Garvey won't approve, considering his stance on Socialism/Communism and how that'll play into the post-WWII world ITTL.
 
It doesn't help that Imru is the one in Addis Ababa and Haile Selassie's on another Continent. What do you think'll happen?
If they do not at least put aside their differences when Ethiopia is truly liberated, and Haile returns to his homeland, they may likely come to blows, sooner or later.
 
A bitter power struggle may ensue, I believe, between Imru and Haile Selassie.
Unlikely, Haile Selassie is safe and sound in Japan while sending Etheopian boys to fight and die for an Axis power while Imru has been slugging it out with the rank and file eventually leading the counter strike that pushed out the invaders.
 
If they do not at least put aside their differences when Ethiopia is truly liberated, and Haile returns to his homeland, they may likely come to blows, sooner or later.
There's the issue of his bloodline which I'm surprised no one has brought up, considering Imru comes to power after World War II.
Unlikely, Haile Selassie is safe and sound in Japan while sending Ethiopian boys to fight and die for an Axis power while Imru has been slugging it out with the rank and file eventually leading the counter strike that pushed out the invaders.
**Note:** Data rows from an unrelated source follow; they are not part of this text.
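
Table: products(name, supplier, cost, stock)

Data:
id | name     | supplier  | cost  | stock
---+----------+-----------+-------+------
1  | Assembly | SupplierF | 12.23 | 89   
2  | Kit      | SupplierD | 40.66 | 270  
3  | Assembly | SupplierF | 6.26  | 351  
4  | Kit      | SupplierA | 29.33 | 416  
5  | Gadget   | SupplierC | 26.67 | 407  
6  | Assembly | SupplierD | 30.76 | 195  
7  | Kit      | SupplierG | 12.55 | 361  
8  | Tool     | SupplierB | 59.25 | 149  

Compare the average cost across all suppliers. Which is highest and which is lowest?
SELECT supplier, AVG(cost)
FROM products
GROUP BY supplier
ORDER BY AVG(cost)

All groups:
  SupplierF: 9.25
  SupplierG: 12.55
  SupplierC: 26.67
  SupplierA: 29.33
  SupplierD: 35.71
  SupplierB: 59.25

Highest: SupplierB (59.25)
Lowest: SupplierF (9.25)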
Imru "slugging it out with the rank and file" very accurately describes the Occupation from 1936-41 but you raise good points here. No one, least of all Japan's Ethiopian community, is exactly happy at the thought of Ethiopian soldiers fighting and dying in East Asia while their homeland is free.
 
pretty cool and intresting twist on history and the pods will be watching to see what happens next
The next chapter will probably revolve around what's been going on around the world during this time, as well as the North African campaign and a little something with Liberia.